The U.S. Department of Transportation said the announcement builds on President Biden’s March visit to Canada, where he and Prime Minister Trudeau committed to work together to harmonize EV charging standards and develop cross-border alternative fuel corridors between the US and Canada, further strengthening the world’s largest market-based energy trading relationship.
While in Detroit, Secretary Buttigieg also hosted a conversation at the APEC summit about ensuring the benefits of an EV future reach all communities, from where federally-funded chargers are located, to how they are financed.
As part of President Biden’s Investing in America agenda to boost domestic manufacturing, strengthen supply chains, boost US competitiveness, and create good-paying jobs, the administration says it is making significant investments in the clean energy future and has set a goal of having 50% of all new vehicle sales in the US be electric by 2030. This goal is supported by the Bipartisan Infrastructure Law, the CHIPS Act, and the Inflation Reduction Act, which it adds have already spurred hundreds of billions of dollars in private sector investment in EV car and battery manufacturing.
The US Bipartisan Infrastructure Law includes US$7.5bn in federal funding to help build a national network of 500,000 public EV chargers.
In Canada, one in ten new vehicles purchased is already a zero-emission vehicle. Not only does the Binational EV Corridor facilitate the movement of passengers and goods through this key economic binational corridor, it also helps Canada to achieve net-zero greenhouse gas emissions by 2050.

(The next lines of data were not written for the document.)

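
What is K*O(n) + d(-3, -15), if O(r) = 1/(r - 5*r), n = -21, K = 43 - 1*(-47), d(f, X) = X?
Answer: -195/14 ≈ -13.929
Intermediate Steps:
K = 90 (K = 43 + 47 = 90)
O(r) = -1/(4*r) (O(r) = 1/(-4*r) = -1/(4*r))
K*O(n) + d(-3, -15) = 90*(-¼/(-21)) - 15 = 90*(-¼*(-1/21)) - 15 = 90*(1/84) - 15 = 15/14 - 15 = -195/14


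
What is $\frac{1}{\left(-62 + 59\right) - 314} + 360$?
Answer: $\frac{114119}{317} \approx 360.0$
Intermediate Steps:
$\frac{1}{\left(-62 + 59\right) - 314} + 360 = \frac{1}{-3 - 314} + 360 = \frac{1}{-317} + 360 = - \frac{1}{317} + 360 = \frac{114119}{317}$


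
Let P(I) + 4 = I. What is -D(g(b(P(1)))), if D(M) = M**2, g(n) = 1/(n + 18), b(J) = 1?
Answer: -1/361 ≈ -0.0027701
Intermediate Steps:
P(I) = -4 + I
g(n) = 1/(18 + n)
-D(g(b(P(1)))) = -(1/(18 + 1))**2 = -(1/19)**2 = -1*1/361 = -1/361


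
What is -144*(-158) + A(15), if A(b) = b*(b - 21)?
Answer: 22662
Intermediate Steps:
A(b) = b*(-21 + b)
-144*(-158) + A(15) = -144*(-158) + 15*(-21 + 15) = 22752 + 15*(-6) = 22752 - 90 = 22662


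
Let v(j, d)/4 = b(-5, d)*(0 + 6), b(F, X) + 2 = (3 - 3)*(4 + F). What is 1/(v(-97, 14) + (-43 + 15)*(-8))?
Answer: 1/176 ≈ 0.0056818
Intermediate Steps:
b(F, X) = -2 (b(F, X) = -2 + (3 - 3)*(4 + F) = -2 + 0*(4 + F) = -2 + 0 = -2)
v(j, d) = -48 (v(j, d) = 4*(-2*(0 + 6)) = 4*(-2*6) = 4*(-12) = -48)
1/(v(-97, 14) + (-43 + 15)*(-8)) = 1/(-48 + (-43 + 15)*(-8)) = 1/(-48 - 28*(-8)) = 1/(-48 + 224) = 1/176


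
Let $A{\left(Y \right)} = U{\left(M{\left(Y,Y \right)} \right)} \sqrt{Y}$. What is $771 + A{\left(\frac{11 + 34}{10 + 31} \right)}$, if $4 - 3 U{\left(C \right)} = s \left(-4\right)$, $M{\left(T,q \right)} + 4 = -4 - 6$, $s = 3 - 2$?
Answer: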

“The US and Canada have long enjoyed a productive partnership on transportation issues and in that spirit we are proud to announce the first-ever US-Canada EV Corridor,” said US Transportation Secretary Pete Buttigieg. “With historic investments in EV infrastructure from the Biden-Harris Administration and the Canadian government, we are creating a new generation of good-paying manufacturing jobs, making it possible for drivers everywhere to reap the benefits and savings of these vehicles while helping us fight climate change.”

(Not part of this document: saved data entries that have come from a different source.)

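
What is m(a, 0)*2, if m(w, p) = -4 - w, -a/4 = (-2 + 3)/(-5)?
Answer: -48/5 ≈ -9.6000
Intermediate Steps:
a = ⅘ (a = -4*(-2 + 3)/(-5) = -4*(-1)/5 = -4*(-⅕) = ⅘ ≈ 0.80000)
m(a, 0)*2 = (-4 - 1*⅘)*2 = (-4 - ⅘)*2 = -24/5*2 = -48/5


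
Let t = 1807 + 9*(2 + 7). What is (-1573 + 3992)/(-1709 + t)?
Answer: 2419/179 ≈ 13.514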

“There’s nothing more Pure Michigan than accidentally driving into Canada, and now that journey will be electric on either side of the border,” said Michigan Governor Gretchen Whitmer. “I am proud that we are working together to build up electric vehicle charging infrastructure. With the resources headed our way from President Biden’s Bipartisan Infrastructure Law and the bold investments Michigan automakers are making right here in Michigan, we will build and lead the future of mobility.”
Detroit Mayor Mike Duggan said: “This corridor will carry the flow of EV traffic, trade, and manufacturing between the United States and Canada, through the Detroit's international crossing with Windsor. We owe our thanks to Sec. Buttigieg for his vision and President Biden for making this advancement possible through the Bipartisan Infrastructure Law.”
“Cars have always been king here in the Motor City—and they still are,” said Bill Baisden, IBEW Local 58 member and the founder and owner of Dynamic Electrical Group. “In the past two years we have seen rapid growth in the residential EV charging market to meet the demand for electric vehicles, spurred by the passage of the Bipartisan Infrastructure Law and the Inflation Reduction Act, and I’m proud to say IBEW members are on the front lines of this transition.”